リットナー鉄道・レノン鉄道


 イタリア北部ボルツァーノ(Bolzano/ドイツ語Bozen)の街中から出ているロープウェーでソプラボルツァーノ(Soprabolzano)に上がるとメーターゲージの小さな電車が行ったり来たりしています。かつてこの路線にはラック式の路線がつながりボルツァーノの街まで下りて来ていましたが、事故でラック区間は廃止されてしまいました。そのラック式区間の代わりがロープウェイというわけで、現在は上下を結ぶ幹がロープウェイで上の枝葉が鉄道という珍しい路線形態になっています。それは面白そうだというわけで乗ってみることにしました。

 なおこの辺りはドイツ語圏の南チロルなので鉄道名・地名にイタリア語式とドイツ語式とがありますが、とりあえず他のコンテンツとの兼ね合いからイタリア語式で話を進めます。(レノン鉄道Treno del Renonはイタリア語式、リットナー鉄道Rittner Bahnはドイツ語式)


 まずロープウェイに乗って上がり電車との接続駅ソプラボルツァーノに出ます。車庫から顔を出している茶色の電車はこの鉄道のシンボル的存在になっている開業(1907年)以来の古い電車です。これはシーズンの週末などに走り、普段はドイツから来た中古の電車が頑張っています。

 ソプラボルツァーノ駅前は閑散としていて、毎時1本の電車の待ち時間が長ければ必然的に駅前の線路脇にあるカフェにでも入って一休みするか、ということになるでしょう。でカフェに入ったところカウンターの蹴っとばしがレールでした。線路脇の店なのでシャレたのかどうかまでは聞きそびれましたが本物の中古レールとのことです。もしこの店のカウンターにとまったらぜひ足元を見てみて下さい。なおここではラック式時代の写真を使った絵葉書も売っていました。

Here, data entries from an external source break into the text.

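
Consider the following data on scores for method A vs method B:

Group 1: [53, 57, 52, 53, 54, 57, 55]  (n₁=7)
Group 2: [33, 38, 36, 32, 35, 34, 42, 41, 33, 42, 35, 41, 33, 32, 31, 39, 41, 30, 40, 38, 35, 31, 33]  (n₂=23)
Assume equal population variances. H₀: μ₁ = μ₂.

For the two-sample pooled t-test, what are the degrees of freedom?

df = n₁ + n₂ − 2 = 7 + 23 − 2 = 28

degrees of freedom = 28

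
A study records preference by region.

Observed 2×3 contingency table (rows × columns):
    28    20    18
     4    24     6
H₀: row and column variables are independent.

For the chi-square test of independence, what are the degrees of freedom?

df = (r−1)(c−1) = (2−1)·(3−1) = 2

degrees of freedom = 2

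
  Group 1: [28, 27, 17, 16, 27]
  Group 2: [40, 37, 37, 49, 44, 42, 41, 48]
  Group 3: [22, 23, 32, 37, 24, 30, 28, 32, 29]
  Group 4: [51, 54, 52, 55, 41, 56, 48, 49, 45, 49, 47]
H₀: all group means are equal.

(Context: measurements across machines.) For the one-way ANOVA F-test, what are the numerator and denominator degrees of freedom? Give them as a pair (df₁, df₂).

k = 4 groups, N = 33 total
df = (k−1, N−k) = (4−1, 33−4) = (3, 29)

degrees of freedom = [3, 29]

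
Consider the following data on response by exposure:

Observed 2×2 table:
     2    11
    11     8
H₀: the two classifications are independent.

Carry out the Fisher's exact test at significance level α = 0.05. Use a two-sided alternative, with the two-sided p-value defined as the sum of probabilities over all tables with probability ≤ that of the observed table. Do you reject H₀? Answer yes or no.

Margins: r₁=13, r₂=19, c₁=13, c₂=19, n=32
p_obs = C(13,2)·C(19,11)/C(32,13); sum pmf over tables with pmf ≤ p_obs
p-value (two-sided) = 0.02775
At α=0.05: p < α → reject H₀

reject H₀: yes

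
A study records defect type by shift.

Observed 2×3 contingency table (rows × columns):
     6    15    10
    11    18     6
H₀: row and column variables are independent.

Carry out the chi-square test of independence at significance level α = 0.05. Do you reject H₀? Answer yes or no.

reject H₀: no

Row totals [31, 35], col totals [17, 33, 16], n=66
χ² = (6−7.98)²/7.98 + (15−15.50)²/15.50 + (10−7.52)²/7.52 + (11−9.02)²/9.02 + (18−17.50)²/17.50 + (6−8.48)²/8.48 = 2.5101
df = 2
p-value (upper-tail) = 0.28506
At α=0.05: p ≥ α → fail to reject H₀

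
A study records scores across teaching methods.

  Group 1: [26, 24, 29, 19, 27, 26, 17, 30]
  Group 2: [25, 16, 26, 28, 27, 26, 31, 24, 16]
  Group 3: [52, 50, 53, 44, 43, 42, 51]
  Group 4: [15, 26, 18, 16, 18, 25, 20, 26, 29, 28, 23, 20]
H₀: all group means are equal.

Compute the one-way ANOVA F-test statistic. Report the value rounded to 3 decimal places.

Group means [24.75, 24.33, 47.86, 22.00], grand mean 28.222
SSB = Σnᵢ(x̄ᵢ−x̄)² = 3395.865; SSW = ΣΣ(x−x̄ᵢ)² = 740.357
MSB = 3395.865/3 = 1131.9550; MSW = 740.357/32 = 23.1362
F = MSB/MSW = 48.9258
df = (3, 32)

test statistic = 48.926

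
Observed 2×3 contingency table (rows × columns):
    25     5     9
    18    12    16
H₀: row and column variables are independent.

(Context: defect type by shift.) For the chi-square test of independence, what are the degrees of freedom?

degrees of freedom = 2

df = (r−1)(c−1) = (2−1)·(3−1) = 2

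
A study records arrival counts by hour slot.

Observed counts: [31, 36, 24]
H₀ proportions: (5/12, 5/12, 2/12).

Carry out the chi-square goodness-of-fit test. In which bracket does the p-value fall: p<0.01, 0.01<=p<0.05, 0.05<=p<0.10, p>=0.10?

p-value bracket: 0.01<=p<0.05

n = 91; E_i = n·p_i = [37.92, 37.92, 15.17]
χ² = (31−37.92)²/37.92 + (36−37.92)²/37.92 + (24−15.17)²/15.17 = 6.5033
df = 2
p-value (upper-tail) = 0.03871
→ bracket: 0.01<=p<0.05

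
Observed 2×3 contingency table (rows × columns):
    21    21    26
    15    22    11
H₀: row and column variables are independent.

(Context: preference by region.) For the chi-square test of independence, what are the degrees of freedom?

degrees of freedom = 2

df = (r−1)(c−1) = (2−1)·(3−1) = 2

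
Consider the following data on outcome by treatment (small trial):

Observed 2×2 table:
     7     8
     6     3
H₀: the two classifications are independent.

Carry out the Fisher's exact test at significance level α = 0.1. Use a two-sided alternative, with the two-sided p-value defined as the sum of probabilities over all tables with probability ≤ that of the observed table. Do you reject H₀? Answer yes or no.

reject H₀: no

Margins: r₁=15, r₂=9, c₁=13, c₂=11, n=24
p_obs = C(15,7)·C(9,6)/C(24,13); sum pmf over tables with pmf ≤ p_obs
p-value (two-sided) = 0.42253
At α=0.1: p ≥ α → fail to reject H₀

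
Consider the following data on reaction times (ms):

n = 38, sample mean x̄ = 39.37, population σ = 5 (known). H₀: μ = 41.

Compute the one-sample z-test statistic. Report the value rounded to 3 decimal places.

SE = σ/√n = 5/√38 = 0.8111
z = (x̄−μ₀)/SE = (39.37−41)/0.8111 = -2.0096

test statistic = -2.010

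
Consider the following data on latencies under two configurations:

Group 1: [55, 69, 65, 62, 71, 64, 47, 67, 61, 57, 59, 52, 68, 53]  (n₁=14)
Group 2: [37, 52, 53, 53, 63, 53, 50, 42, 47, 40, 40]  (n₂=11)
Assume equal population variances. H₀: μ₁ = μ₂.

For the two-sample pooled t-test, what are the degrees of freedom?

df = n₁ + n₂ − 2 = 14 + 11 − 2 = 23

degrees of freedom = 23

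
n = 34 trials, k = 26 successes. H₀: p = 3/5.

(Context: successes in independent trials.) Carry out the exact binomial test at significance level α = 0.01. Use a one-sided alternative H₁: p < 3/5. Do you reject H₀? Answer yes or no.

Exact binomial: n=34, k=26, p₀=3/5=0.6000
P(X≤26) from Σ C(n,i)·p₀^i·(1−p₀)^(n−i)
p-value (one-sided, H₁ less) = 0.98623
At α=0.01: p ≥ α → fail to reject H₀

reject H₀: no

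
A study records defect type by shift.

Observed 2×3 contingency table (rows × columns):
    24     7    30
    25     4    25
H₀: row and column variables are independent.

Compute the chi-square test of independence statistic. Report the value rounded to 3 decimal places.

Row totals [61, 54], col totals [49, 11, 55], n=115
χ² = (24−25.99)²/25.99 + (7−5.83)²/5.83 + (30−29.17)²/29.17 + (25−23.01)²/23.01 + (4−5.17)²/5.17 + (25−25.83)²/25.83 = 0.8703
df = 2

test statistic = 0.870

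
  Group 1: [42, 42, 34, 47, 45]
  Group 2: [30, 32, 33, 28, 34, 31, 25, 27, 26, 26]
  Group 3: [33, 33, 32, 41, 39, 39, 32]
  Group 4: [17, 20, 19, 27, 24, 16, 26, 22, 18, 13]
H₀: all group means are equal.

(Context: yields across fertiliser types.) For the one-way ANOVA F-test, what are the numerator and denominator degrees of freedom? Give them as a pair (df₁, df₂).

degrees of freedom = [3, 28]

k = 4 groups, N = 32 total
df = (k−1, N−k) = (4−1, 32−4) = (3, 28)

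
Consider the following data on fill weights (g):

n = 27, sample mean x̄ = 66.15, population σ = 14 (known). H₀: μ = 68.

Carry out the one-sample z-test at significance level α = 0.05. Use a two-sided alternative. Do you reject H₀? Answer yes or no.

SE = σ/√n = 14/√27 = 2.6943
z = (x̄−μ₀)/SE = (66.15−68)/2.6943 = -0.6866
p-value (two-sided) = 0.49231
At α=0.05: p ≥ α → fail to reject H₀

reject H₀: no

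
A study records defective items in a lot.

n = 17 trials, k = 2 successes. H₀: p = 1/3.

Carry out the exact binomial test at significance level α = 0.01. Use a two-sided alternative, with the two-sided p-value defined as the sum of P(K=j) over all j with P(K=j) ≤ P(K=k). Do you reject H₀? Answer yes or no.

Exact binomial: n=17, k=2, p₀=1/3=0.3333
P(X=j) = C(n,j)·p₀^j·(1−p₀)^(n−j); p = Σ P(X=j) over j with P(X=j) ≤ P(X=2)
p-value (two-sided) = 0.07144
At α=0.01: p ≥ α → fail to reject H₀

reject H₀: no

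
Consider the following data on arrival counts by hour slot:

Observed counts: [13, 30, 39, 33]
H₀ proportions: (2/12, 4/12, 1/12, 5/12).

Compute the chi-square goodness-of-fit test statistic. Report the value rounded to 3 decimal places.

n = 115; E_i = n·p_i = [19.17, 38.33, 9.58, 47.92]
χ² = (13−19.17)²/19.17 + (30−38.33)²/38.33 + (39−9.58)²/9.58 + (33−47.92)²/47.92 = 98.7357
df = 3

test statistic = 98.736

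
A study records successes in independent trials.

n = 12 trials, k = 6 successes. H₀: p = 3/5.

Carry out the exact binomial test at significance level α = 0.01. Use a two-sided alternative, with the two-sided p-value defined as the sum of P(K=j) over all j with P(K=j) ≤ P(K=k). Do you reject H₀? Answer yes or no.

Exact binomial: n=12, k=6, p₀=3/5=0.6000
P(X=j) = C(n,j)·p₀^j·(1−p₀)^(n−j); p = Σ P(X=j) over j with P(X=j) ≤ P(X=6)
p-value (two-sided) = 0.56013
At α=0.01: p ≥ α → fail to reject H₀

reject H₀: no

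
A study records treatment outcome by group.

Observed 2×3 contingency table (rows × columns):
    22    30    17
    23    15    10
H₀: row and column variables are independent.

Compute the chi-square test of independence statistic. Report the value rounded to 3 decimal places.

Row totals [69, 48], col totals [45, 45, 27], n=117
χ² = (22−26.54)²/26.54 + (30−26.54)²/26.54 + (17−15.92)²/15.92 + (23−18.46)²/18.46 + (15−18.46)²/18.46 + (10−11.08)²/11.08 = 3.1699
df = 2

test statistic = 3.170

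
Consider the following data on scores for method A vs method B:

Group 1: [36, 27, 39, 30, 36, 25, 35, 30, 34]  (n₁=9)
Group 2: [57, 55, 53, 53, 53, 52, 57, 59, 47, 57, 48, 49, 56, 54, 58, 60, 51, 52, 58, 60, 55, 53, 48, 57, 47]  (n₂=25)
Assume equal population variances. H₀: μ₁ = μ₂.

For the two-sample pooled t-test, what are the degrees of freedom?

degrees of freedom = 32

df = n₁ + n₂ − 2 = 9 + 25 − 2 = 32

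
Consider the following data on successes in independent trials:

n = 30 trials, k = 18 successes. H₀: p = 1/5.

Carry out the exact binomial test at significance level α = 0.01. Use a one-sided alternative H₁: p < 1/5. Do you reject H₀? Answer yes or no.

reject H₀: no

Exact binomial: n=30, k=18, p₀=1/5=0.2000
P(X≤18) from Σ C(n,i)·p₀^i·(1−p₀)^(n−i)
p-value (one-sided, H₁ less) = 1.00000
At α=0.01: p ≥ α → fail to reject H₀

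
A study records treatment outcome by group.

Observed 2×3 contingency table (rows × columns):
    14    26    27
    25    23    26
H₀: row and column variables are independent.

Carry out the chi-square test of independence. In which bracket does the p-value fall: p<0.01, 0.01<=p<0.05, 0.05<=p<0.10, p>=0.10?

p-value bracket: p>=0.10

Row totals [67, 74], col totals [39, 49, 53], n=141
χ² = (14−18.53)²/18.53 + (26−23.28)²/23.28 + (27−25.18)²/25.18 + (25−20.47)²/20.47 + (23−25.72)²/25.72 + (26−27.82)²/27.82 = 2.9649
df = 2
p-value (upper-tail) = 0.22708
→ bracket: p>=0.10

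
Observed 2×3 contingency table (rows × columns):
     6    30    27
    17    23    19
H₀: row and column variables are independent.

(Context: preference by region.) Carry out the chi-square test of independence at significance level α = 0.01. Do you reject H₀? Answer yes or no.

reject H₀: no

Row totals [63, 59], col totals [23, 53, 46], n=122
χ² = (6−11.88)²/11.88 + (30−27.37)²/27.37 + (27−23.75)²/23.75 + (17−11.12)²/11.12 + (23−25.63)²/25.63 + (19−22.25)²/22.25 = 7.4536
df = 2
p-value (upper-tail) = 0.02407
At α=0.01: p ≥ α → fail to reject H₀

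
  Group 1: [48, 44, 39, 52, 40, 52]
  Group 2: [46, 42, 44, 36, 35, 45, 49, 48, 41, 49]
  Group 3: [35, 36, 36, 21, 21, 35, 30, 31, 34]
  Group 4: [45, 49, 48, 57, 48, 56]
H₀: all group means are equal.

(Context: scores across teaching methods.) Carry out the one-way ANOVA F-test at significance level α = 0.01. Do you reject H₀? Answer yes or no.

Group means [45.83, 43.50, 31.00, 50.50], grand mean 41.677
SSB = Σnᵢ(x̄ᵢ−x̄)² = 1629.941; SSW = ΣΣ(x−x̄ᵢ)² = 800.833
MSB = 1629.941/3 = 543.3136; MSW = 800.833/27 = 29.6605
F = MSB/MSW = 18.3178
df = (3, 27)
p-value (upper-tail) = 0.00000
At α=0.01: p < α → reject H₀

reject H₀: yes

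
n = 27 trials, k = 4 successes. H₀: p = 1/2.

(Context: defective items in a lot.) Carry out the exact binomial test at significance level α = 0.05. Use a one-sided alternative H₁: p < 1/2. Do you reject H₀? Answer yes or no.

Exact binomial: n=27, k=4, p₀=1/2=0.5000
P(X≤4) from Σ C(n,i)·p₀^i·(1−p₀)^(n−i)
p-value (one-sided, H₁ less) = 0.00016
At α=0.05: p < α → reject H₀

reject H₀: yes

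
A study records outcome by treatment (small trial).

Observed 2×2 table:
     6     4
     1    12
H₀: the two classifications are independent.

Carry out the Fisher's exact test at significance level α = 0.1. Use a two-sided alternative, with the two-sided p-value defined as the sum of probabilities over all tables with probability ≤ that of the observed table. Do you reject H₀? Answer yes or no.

Margins: r₁=10, r₂=13, c₁=7, c₂=16, n=23
p_obs = C(10,6)·C(13,1)/C(23,7); sum pmf over tables with pmf ≤ p_obs
p-value (two-sided) = 0.01862
At α=0.1: p < α → reject H₀

reject H₀: yes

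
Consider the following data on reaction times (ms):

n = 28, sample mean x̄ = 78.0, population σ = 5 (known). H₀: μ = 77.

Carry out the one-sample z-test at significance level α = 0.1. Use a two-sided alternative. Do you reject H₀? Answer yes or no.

reject H₀: no

SE = σ/√n = 5/√28 = 0.9449
z = (x̄−μ₀)/SE = (78.0−77)/0.9449 = 1.0583
p-value (two-sided) = 0.28992
At α=0.1: p ≥ α → fail to reject H₀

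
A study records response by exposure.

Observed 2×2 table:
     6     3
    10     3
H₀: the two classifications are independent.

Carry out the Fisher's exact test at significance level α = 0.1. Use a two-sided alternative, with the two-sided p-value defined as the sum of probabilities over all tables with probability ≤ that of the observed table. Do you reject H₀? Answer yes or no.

Margins: r₁=9, r₂=13, c₁=16, c₂=6, n=22
p_obs = C(9,6)·C(13,10)/C(22,16); sum pmf over tables with pmf ≤ p_obs
p-value (two-sided) = 0.65502
At α=0.1: p ≥ α → fail to reject H₀

reject H₀: no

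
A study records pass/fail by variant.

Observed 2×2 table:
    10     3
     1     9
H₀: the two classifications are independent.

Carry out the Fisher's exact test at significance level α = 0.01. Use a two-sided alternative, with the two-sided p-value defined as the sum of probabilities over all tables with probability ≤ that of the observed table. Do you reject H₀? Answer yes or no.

reject H₀: yes

Margins: r₁=13, r₂=10, c₁=11, c₂=12, n=23
p_obs = C(13,10)·C(10,1)/C(23,11); sum pmf over tables with pmf ≤ p_obs
p-value (two-sided) = 0.00276
At α=0.01: p < α → reject H₀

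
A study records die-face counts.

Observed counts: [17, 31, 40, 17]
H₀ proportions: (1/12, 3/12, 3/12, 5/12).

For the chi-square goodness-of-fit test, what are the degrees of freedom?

degrees of freedom = 3

df = k − 1 = 4 − 1 = 3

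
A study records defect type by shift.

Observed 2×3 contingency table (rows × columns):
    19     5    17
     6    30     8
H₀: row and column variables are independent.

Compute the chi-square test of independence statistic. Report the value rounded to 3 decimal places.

test statistic = 27.786

Row totals [41, 44], col totals [25, 35, 25], n=85
χ² = (19−12.06)²/12.06 + (5−16.88)²/16.88 + (17−12.06)²/12.06 + (6−12.94)²/12.94 + (30−18.12)²/18.12 + (8−12.94)²/12.94 = 27.7859
df = 2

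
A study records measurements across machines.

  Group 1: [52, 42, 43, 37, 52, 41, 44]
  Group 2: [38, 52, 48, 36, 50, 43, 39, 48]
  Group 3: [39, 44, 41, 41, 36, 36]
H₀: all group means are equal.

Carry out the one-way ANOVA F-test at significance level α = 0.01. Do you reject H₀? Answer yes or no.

reject H₀: no

Group means [44.43, 44.25, 39.50], grand mean 42.952
SSB = Σnᵢ(x̄ᵢ−x̄)² = 100.238; SSW = ΣΣ(x−x̄ᵢ)² = 496.714
MSB = 100.238/2 = 50.1190; MSW = 496.714/18 = 27.5952
F = MSB/MSW = 1.8162
df = (2, 18)
p-value (upper-tail) = 0.19121
At α=0.01: p ≥ α → fail to reject H₀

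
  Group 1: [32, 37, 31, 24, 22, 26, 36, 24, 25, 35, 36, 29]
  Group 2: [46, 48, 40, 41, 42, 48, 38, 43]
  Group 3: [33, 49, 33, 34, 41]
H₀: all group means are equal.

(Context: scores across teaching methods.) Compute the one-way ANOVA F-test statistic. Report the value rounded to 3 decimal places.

Group means [29.75, 43.25, 38.00], grand mean 35.720
SSB = Σnᵢ(x̄ᵢ−x̄)² = 907.290; SSW = ΣΣ(x−x̄ᵢ)² = 621.750
MSB = 907.290/2 = 453.6450; MSW = 621.750/22 = 28.2614
F = MSB/MSW = 16.0518
df = (2, 22)

test statistic = 16.052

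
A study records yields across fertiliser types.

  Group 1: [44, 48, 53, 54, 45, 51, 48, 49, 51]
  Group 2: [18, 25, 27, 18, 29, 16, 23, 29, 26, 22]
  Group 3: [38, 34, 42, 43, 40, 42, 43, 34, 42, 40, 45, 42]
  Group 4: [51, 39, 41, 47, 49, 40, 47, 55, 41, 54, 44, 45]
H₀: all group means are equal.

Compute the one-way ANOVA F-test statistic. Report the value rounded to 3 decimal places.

test statistic = 69.747

Group means [49.22, 23.30, 40.42, 46.08], grand mean 39.860
SSB = Σnᵢ(x̄ᵢ−x̄)² = 3999.674; SSW = ΣΣ(x−x̄ᵢ)² = 745.489
MSB = 3999.674/3 = 1333.2246; MSW = 745.489/39 = 19.1151
F = MSB/MSW = 69.7472
df = (3, 39)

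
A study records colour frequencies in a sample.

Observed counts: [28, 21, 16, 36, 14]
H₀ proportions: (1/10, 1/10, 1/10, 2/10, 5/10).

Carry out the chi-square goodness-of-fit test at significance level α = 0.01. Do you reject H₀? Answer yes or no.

n = 115; E_i = n·p_i = [11.50, 11.50, 11.50, 23.00, 57.50]
χ² = (28−11.50)²/11.50 + (21−11.50)²/11.50 + (16−11.50)²/11.50 + (36−23.00)²/23.00 + (14−57.50)²/57.50 = 73.5391
df = 4
p-value (upper-tail) = 0.00000
At α=0.01: p < α → reject H₀

reject H₀: yes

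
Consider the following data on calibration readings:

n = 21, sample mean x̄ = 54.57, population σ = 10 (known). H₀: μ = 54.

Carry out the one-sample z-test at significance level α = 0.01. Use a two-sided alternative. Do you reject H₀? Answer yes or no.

SE = σ/√n = 10/√21 = 2.1822
z = (x̄−μ₀)/SE = (54.57−54)/2.1822 = 0.2612
p-value (two-sided) = 0.79393
At α=0.01: p ≥ α → fail to reject H₀

reject H₀: no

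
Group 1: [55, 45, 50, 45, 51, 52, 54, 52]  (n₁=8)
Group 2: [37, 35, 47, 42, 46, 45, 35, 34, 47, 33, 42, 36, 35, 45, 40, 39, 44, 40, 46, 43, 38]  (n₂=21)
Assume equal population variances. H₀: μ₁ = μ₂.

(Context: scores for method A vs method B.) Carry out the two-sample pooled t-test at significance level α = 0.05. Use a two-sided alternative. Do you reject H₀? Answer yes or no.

x̄₁=50.500, s₁=3.742, n₁=8
x̄₂=40.429, s₂=4.686, n₂=21
s_p² = [7·3.742² + 20·4.686²]/27 = 19.8942
SE = √(s_p²·(1/8+1/21)) = 1.8531
t = (50.500−40.429)/1.8531 = 5.4348
df = 27
p-value (two-sided) = 0.00001
At α=0.05: p < α → reject H₀

reject H₀: yes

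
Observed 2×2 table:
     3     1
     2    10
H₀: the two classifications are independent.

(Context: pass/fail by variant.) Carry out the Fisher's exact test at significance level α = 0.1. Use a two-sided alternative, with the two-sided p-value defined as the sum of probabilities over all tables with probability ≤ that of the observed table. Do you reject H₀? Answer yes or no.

Margins: r₁=4, r₂=12, c₁=5, c₂=11, n=16
p_obs = C(4,3)·C(12,2)/C(16,5); sum pmf over tables with pmf ≤ p_obs
p-value (two-sided) = 0.06319
At α=0.1: p < α → reject H₀

reject H₀: yes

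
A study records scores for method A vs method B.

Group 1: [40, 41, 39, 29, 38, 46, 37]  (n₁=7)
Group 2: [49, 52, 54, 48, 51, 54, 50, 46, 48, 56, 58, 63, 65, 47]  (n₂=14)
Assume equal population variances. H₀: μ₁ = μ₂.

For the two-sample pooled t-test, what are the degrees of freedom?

df = n₁ + n₂ − 2 = 7 + 14 − 2 = 19

degrees of freedom = 19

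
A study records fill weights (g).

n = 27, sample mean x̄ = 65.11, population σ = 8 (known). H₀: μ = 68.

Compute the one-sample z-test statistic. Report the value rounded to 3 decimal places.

test statistic = -1.877

SE = σ/√n = 8/√27 = 1.5396
z = (x̄−μ₀)/SE = (65.11−68)/1.5396 = -1.8771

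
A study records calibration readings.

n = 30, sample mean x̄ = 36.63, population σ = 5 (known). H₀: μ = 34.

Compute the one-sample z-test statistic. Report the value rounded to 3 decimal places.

SE = σ/√n = 5/√30 = 0.9129
z = (x̄−μ₀)/SE = (36.63−34)/0.9129 = 2.8810

test statistic = 2.881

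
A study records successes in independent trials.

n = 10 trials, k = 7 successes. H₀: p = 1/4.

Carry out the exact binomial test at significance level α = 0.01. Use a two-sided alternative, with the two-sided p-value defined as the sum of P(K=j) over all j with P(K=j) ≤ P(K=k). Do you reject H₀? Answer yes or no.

reject H₀: yes

Exact binomial: n=10, k=7, p₀=1/4=0.2500
P(X=j) = C(n,j)·p₀^j·(1−p₀)^(n−j); p = Σ P(X=j) over j with P(X=j) ≤ P(X=7)
p-value (two-sided) = 0.00351
At α=0.01: p < α → reject H₀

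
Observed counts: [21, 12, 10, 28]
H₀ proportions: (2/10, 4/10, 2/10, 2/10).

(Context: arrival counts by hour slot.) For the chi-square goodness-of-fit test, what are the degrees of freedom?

df = k − 1 = 4 − 1 = 3

degrees of freedom = 3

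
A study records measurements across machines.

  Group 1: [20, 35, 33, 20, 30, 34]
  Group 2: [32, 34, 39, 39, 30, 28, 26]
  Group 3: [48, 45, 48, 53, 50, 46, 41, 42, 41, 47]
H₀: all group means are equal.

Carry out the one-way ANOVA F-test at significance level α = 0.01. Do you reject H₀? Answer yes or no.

reject H₀: yes

Group means [28.67, 32.57, 46.10], grand mean 37.435
SSB = Σnᵢ(x̄ᵢ−x̄)² = 1377.705; SSW = ΣΣ(x−x̄ᵢ)² = 535.948
MSB = 1377.705/2 = 688.8523; MSW = 535.948/20 = 26.7974
F = MSB/MSW = 25.7060
df = (2, 20)
p-value (upper-tail) = 0.00000
At α=0.01: p < α → reject H₀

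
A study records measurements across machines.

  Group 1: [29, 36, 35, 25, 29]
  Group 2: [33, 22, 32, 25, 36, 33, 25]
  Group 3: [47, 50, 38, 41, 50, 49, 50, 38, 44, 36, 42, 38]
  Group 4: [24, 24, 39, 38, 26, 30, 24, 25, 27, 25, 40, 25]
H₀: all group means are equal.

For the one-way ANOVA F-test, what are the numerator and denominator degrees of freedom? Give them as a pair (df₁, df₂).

k = 4 groups, N = 36 total
df = (k−1, N−k) = (4−1, 36−4) = (3, 32)

degrees of freedom = [3, 32]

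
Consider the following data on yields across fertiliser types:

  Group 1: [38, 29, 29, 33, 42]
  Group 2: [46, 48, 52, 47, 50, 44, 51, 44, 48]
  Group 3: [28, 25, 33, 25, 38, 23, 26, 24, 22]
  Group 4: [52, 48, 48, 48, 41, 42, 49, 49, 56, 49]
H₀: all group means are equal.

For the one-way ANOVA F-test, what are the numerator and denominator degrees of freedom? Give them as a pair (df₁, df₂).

degrees of freedom = [3, 29]

k = 4 groups, N = 33 total
df = (k−1, N−k) = (4−1, 33−4) = (3, 29)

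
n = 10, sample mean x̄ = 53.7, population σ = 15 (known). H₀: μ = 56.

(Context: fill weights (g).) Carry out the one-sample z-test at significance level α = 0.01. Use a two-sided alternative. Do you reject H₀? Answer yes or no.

SE = σ/√n = 15/√10 = 4.7434
z = (x̄−μ₀)/SE = (53.7−56)/4.7434 = -0.4849
p-value (two-sided) = 0.62776
At α=0.01: p ≥ α → fail to reject H₀

reject H₀: no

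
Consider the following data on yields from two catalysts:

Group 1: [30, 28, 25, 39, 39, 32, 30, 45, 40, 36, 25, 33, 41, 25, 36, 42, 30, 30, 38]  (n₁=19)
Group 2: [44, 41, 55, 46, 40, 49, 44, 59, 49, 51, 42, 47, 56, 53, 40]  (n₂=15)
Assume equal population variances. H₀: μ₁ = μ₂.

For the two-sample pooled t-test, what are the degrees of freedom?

degrees of freedom = 32

df = n₁ + n₂ − 2 = 19 + 15 − 2 = 32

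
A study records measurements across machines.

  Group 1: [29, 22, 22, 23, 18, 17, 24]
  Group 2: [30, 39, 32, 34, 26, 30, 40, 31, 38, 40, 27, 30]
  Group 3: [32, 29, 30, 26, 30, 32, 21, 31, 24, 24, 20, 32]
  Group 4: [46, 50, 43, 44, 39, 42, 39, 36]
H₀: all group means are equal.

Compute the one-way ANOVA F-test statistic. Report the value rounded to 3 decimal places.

Group means [22.14, 33.08, 27.58, 42.38], grand mean 31.333
SSB = Σnᵢ(x̄ᵢ−x̄)² = 1772.101; SSW = ΣΣ(x−x̄ᵢ)² = 722.565
MSB = 1772.101/3 = 590.7004; MSW = 722.565/35 = 20.6447
F = MSB/MSW = 28.6127
df = (3, 35)

test statistic = 28.613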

 さて乗り鉄ですが、この路線はラッシュンタ(L'Assunta)〜ソプラボルツァーノ〜コッラルボ(Collalbo)の単純な1路線のみです。ソプラボルツァーノ〜コッラルボ間は毎時1本の電車と交互に毎時1本のバスもあって利用者からすると実質30分毎のダイヤになっていますが、ラッシュンタ〜ソプラボルツァーノ間はたったひと駅所要4分の区間なのにどういうわけか一日4往復しか便がありません。

 まずは便数の多いコッラルボまで乗ると所要時間はわずか16分です。基本的にずっと青い芝に山という文字通り牧歌的な沿線で、突然急停車したと思ったら前を鹿が横切った、という具合の癒される雰囲気でした。コッラルボはバスと同居している駅でホームには開業100年を記念した看板が見えます。同じ電車でとんぼ返りして行く電車目当ての客も目に付きこの電車に乗ること自体が観光になっている様子が伺えました。駅前は特に何もないようなところですが、左手奥に下りていくと集落がありいくらかお店などもあります。


 ところでこの電車の運転台はちょっと面白いものでした。使わないときは椅子の背ずりをフタにしてワンタッチで畳めてしまいます。こういういかにもカラクリという感じのものは好みです。


 コッラルボからの戻りはソプラボルツァーノを通り越し終端のラッシュンタまで行ってみます。1日4往復しか電車の来ない区間は短いながらロープウェイや遠くの山がよく見え眺望という点では沿線で一番という感じでした。もう少し便数があると見物に行きやすくていいのですが。この駅には右の車両が留置されていました。


 最後に沿線で見た古い電車オブジェをつけ加えておきます。開業100年を機にこの鉄道は地域のマスコット的な面が強くなっているようです。訪問時雨にたたられたのでざっと乗るだけで終わりにしてしまいましたが、好天なら沿線を歩くとかなり気持ちよさそうです。次は乗り鉄だけでなくゆっくり過ごしに来たいと思いました。